= European Certification Body =

Accreditor of physical security products in Europe

„European Certification Body“ (ECB) is a since 7 July 1992 accredited (ISO/IEC 17065) and neutral certification body for physical security products. It certifies according to (European Standards) – without any national additional requirements. ECB issues the ECB•S certification mark.

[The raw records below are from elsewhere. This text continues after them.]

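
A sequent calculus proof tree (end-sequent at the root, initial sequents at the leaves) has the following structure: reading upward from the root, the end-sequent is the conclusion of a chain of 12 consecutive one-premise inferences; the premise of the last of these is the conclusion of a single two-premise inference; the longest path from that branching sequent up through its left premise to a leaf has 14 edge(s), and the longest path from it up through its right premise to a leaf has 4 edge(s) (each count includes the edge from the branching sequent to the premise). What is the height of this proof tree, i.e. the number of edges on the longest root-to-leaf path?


Longest path through the left premise: 14 edges (measured from the branching sequent)
Longest path through the right premise: 4 edges
Height of the subtree rooted at the branching sequent: max(14, 4) = 14
The branching sequent sits 12 edges above the root (the chain of one-premise inferences), so height = 14 + 12 = 26

26


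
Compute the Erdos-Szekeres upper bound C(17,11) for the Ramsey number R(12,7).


R(12,7) <= C(12+7-2, 12-1) = C(17, 11)
C(17, 11) = 17! / (11! * 6!)
= 12376

12376


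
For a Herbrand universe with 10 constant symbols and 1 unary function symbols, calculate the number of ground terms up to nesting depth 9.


Herbrand terms by depth:
Depth 0: 10 constants
Depth 1: 10 new terms (running total: 20)
Depth 2: 10 new terms (running total: 30)
Depth 3: 10 new terms (running total: 40)
Depth 4: 10 new terms (running total: 50)
Depth 5: 10 new terms (running total: 60)
Depth 6: 10 new terms (running total: 70)
Depth 7: 10 new terms (running total: 80)
Depth 8: 10 new terms (running total: 90)
Depth 9: 10 new terms (running total: 100)
Total distinct ground terms = 100

100


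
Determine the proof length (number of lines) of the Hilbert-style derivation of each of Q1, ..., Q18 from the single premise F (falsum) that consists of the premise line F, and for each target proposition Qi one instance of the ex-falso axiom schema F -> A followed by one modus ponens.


Ex falso, line by line:
- 1 premise line (F)
- 18 targets, each needing 1 axiom instance (F -> Qi) + 1 MP = 2 lines: 2 * 18 = 36
Total = 1 + 36 = 37 lines.

37


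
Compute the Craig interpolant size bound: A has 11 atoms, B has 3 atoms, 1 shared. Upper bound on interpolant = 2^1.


Shared atoms = 1
Craig interpolant size bound = 2^1
= 2

2


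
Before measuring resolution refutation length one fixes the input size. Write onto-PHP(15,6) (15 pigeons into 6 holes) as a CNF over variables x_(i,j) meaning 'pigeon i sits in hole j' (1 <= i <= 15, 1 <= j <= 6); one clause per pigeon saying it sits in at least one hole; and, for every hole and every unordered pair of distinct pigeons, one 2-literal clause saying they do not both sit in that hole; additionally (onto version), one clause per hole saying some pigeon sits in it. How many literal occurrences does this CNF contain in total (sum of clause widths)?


onto-PHP(15,6): 15 pigeons, 6 holes, 15*6 = 90 variables.
- pigeon clauses: one per pigeon -> 15 clauses of width 6 -> 90 literals
- hole clauses: 6 holes * C(15,2) = 6 * 105 -> 630 clauses of width 2 -> 1260 literals
- onto clauses: one per hole -> 6 clauses of width 15 -> 90 literals
Total literal occurrences = 90 + 1260 + 90 = 1440

1440


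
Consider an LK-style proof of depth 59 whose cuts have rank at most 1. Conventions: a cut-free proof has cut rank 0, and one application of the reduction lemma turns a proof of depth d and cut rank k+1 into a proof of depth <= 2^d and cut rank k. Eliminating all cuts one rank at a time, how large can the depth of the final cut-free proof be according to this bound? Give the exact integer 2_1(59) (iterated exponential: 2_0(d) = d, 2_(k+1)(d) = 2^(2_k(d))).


Each rank reduction sends depth d to at most 2^d; cut rank r needs r reductions.
2_0(59) = 59
2_1(59) = 2^59 = 576460752303423488
Cut-free depth bound = 576460752303423488

576460752303423488


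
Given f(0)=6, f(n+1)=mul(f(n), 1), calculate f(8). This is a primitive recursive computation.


f(0) = 6
f(1) = mul(f(0), 1) = mul(6, 1) = 6
f(2) = mul(f(1), 1) = mul(6, 1) = 6
f(3) = mul(f(2), 1) = mul(6, 1) = 6
f(4) = mul(f(3), 1) = mul(6, 1) = 6
f(5) = mul(f(4), 1) = mul(6, 1) = 6
f(6) = mul(f(5), 1) = mul(6, 1) = 6
f(7) = mul(f(6), 1) = mul(6, 1) = 6
f(8) = mul(f(7), 1) = mul(6, 1) = 6


6


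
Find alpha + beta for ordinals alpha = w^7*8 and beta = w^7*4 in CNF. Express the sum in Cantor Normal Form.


Ordinal addition w^7*8 + w^7*4:
Both terms have the same exponent 7.
w^e*c + w^e*d = w^e*(c+d).
Result = w^7*(8+4) = w^7*12

w^7*12


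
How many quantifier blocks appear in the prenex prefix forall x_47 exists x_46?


Alternations = 1.
Blocks = alternations + 1 = 2

2


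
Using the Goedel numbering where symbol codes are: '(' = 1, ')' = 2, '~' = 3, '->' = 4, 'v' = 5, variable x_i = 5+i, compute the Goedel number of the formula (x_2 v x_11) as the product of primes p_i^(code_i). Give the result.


Formula: (x_2 v x_11)
Symbol codes: [1, 7, 5, 16, 2]
Primes: [2, 3, 5, 7, 11]
p_1^1 = 2^1 = 2
p_2^7 = 3^7 = 2187
p_3^5 = 5^5 = 3125
p_4^16 = 7^16 = 33232930569601
p_5^2 = 11^2 = 121
Product = 54964566986511273918750

54964566986511273918750


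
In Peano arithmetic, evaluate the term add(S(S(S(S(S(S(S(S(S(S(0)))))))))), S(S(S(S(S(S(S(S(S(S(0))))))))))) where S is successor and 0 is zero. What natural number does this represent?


add(S^10(0), S^10(0)):
S^10(0) = 10
S^10(0) = 10
10 + 10 = 20

20


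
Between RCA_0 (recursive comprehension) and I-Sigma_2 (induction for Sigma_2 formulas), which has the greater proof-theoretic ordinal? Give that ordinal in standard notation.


Proof-theoretic ordinal of RCA_0 (recursive comprehension): omega^omega
Proof-theoretic ordinal of I-Sigma_2 (induction for Sigma_2 formulas): omega^(omega^omega)
Comparing: omega^omega < omega^(omega^omega).
The larger ordinal is omega^(omega^omega) (from I-Sigma_2 (induction for Sigma_2 formulas)).

omega^(omega^omega)


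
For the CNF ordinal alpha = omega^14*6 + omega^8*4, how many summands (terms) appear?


CNF: omega^14*6 + omega^8*4
Count the summands separated by '+':
  term 1: omega^14*6
  term 2: omega^8*4
Total terms = 2

2


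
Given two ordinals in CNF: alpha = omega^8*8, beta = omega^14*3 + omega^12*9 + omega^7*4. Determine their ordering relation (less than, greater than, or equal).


Compare term by term from highest exponent:
alpha = omega^8*8
beta = omega^14*3 + omega^12*9 + omega^7*4
Term 1: alpha has omega^8*8, beta has omega^14*3
Term 2: alpha has omega^0*0, beta has omega^12*9
Term 3: alpha has omega^0*0, beta has omega^7*4
Result: alpha < beta

alpha < beta


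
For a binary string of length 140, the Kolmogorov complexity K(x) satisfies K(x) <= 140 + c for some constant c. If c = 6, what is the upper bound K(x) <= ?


K(x) <= |x| + c = 140 + 6 = 146

146


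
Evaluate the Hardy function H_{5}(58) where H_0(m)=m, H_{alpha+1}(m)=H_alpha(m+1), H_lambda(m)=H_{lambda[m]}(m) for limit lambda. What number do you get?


H_5(58):
For finite ordinals k, H_k(n) = n + k (each successor step adds 1).
H_5(58) = 58 + 5 = 63

63


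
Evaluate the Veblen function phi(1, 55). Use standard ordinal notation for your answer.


phi(1, 55):
phi(1, beta) = epsilon_beta (the beta-th epsilon number).
phi(1, 55) = epsilon_55

epsilon_55


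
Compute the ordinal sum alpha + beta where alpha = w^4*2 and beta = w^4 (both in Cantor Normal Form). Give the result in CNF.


Ordinal addition w^4*2 + w^4:
Both terms have the same exponent 4.
w^e*c + w^e*d = w^e*(c+d).
Result = w^4*(2+1) = w^4*3

w^4*3


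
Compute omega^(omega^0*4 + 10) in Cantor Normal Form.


omega^(omega^0*4 + 10):
omega^0 = 1, so the exponent is 4 + 10 = 14 (finite ordinal addition).
Result = omega^14, already a single CNF term.

omega^14


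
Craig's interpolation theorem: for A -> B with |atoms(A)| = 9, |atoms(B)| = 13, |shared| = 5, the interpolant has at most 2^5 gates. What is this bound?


Shared atoms = 5
Craig interpolant size bound = 2^5
= 32

32


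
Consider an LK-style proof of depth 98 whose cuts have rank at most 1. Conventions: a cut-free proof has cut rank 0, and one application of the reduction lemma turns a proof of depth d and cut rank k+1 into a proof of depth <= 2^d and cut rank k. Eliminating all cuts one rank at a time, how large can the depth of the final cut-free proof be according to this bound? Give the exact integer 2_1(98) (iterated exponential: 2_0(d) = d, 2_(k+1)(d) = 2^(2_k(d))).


Each rank reduction sends depth d to at most 2^d; cut rank r needs r reductions.
2_0(98) = 98
2_1(98) = 2^98 = 316912650057057350374175801344
Cut-free depth bound = 316912650057057350374175801344

316912650057057350374175801344


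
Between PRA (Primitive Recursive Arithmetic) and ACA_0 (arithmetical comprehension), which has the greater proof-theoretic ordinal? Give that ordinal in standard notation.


Proof-theoretic ordinal of PRA (Primitive Recursive Arithmetic): omega^omega
Proof-theoretic ordinal of ACA_0 (arithmetical comprehension): epsilon_0
Comparing: omega^omega < epsilon_0.
The larger ordinal is epsilon_0 (from ACA_0 (arithmetical comprehension)).

epsilon_0


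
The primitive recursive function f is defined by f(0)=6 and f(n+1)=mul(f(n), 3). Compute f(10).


f(0) = 6
f(1) = mul(f(0), 3) = mul(6, 3) = 18
f(2) = mul(f(1), 3) = mul(18, 3) = 54
f(3) = mul(f(2), 3) = mul(54, 3) = 162
f(4) = mul(f(3), 3) = mul(162, 3) = 486
f(5) = mul(f(4), 3) = mul(486, 3) = 1458
f(6) = mul(f(5), 3) = mul(1458, 3) = 4374
f(7) = mul(f(6), 3) = mul(4374, 3) = 13122
f(8) = mul(f(7), 3) = mul(13122, 3) = 39366
f(9) = mul(f(8), 3) = mul(39366, 3) = 118098
f(10) = mul(f(9), 3) = mul(118098, 3) = 354294


354294


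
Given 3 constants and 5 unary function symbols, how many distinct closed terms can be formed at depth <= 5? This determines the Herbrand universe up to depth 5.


Herbrand terms by depth:
Depth 0: 3 constants
Depth 1: 15 new terms (running total: 18)
Depth 2: 75 new terms (running total: 93)
Depth 3: 375 new terms (running total: 468)
Depth 4: 1875 new terms (running total: 2343)
Depth 5: 9375 new terms (running total: 11718)
Total distinct ground terms = 11718

11718


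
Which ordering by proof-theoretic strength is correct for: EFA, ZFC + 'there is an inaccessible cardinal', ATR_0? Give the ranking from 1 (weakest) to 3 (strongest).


Ordering by consistency strength:
1. EFA
2. ATR_0
3. ZFC + 'there is an inaccessible cardinal'


EFA=1, ZFC + 'there is an inaccessible cardinal'=3, ATR_0=2


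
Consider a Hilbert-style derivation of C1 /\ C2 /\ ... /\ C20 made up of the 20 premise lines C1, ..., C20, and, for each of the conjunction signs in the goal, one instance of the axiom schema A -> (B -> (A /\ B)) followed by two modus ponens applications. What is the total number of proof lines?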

== ECB•S-certification program ==
- Secure safe cabinets and Safe
- ATM safes
- Strongrooms
- Deposit systems (deposit safes and night safes)
- Light fire storage units
- Data cabinets, Data rooms
- Burglar resistant construction products (Windows, Doors, Shutters)
- High security locks

== Certification ==
Certified security products may be marked with the blue ECB•S certification mark. A requirement of the ECB•S certification is a type testing according to European Standards. The type test is based on an authentic and real-life simulation e.g. of a burglary or a fire. The result of the test leads to the qualification of the product (e.g. resistance grade I, II, III for a safe). Ongoing audits in the manufacturing plants are necessary to maintain an equal quality.

== Insurance ==
The ECB•S certification gives insurance companies a basis for the calculation of risks. Very often insurance companies assure worths only if they are kept in a tested and certified secure storage unit. Therefore it is recommended also by governmental bodies, e.g. the police, to better choose certified security products in doubt.

The storage of weapons or medicine can require certified secure storage products.

== History/Background ==
ECB is together with the international security association ESSA the follow-up organisations of the FuP e.V. The FuP, founded in 1969, initiated and forced the standardization of physical security products. At first in Germany, later on also on the European Market.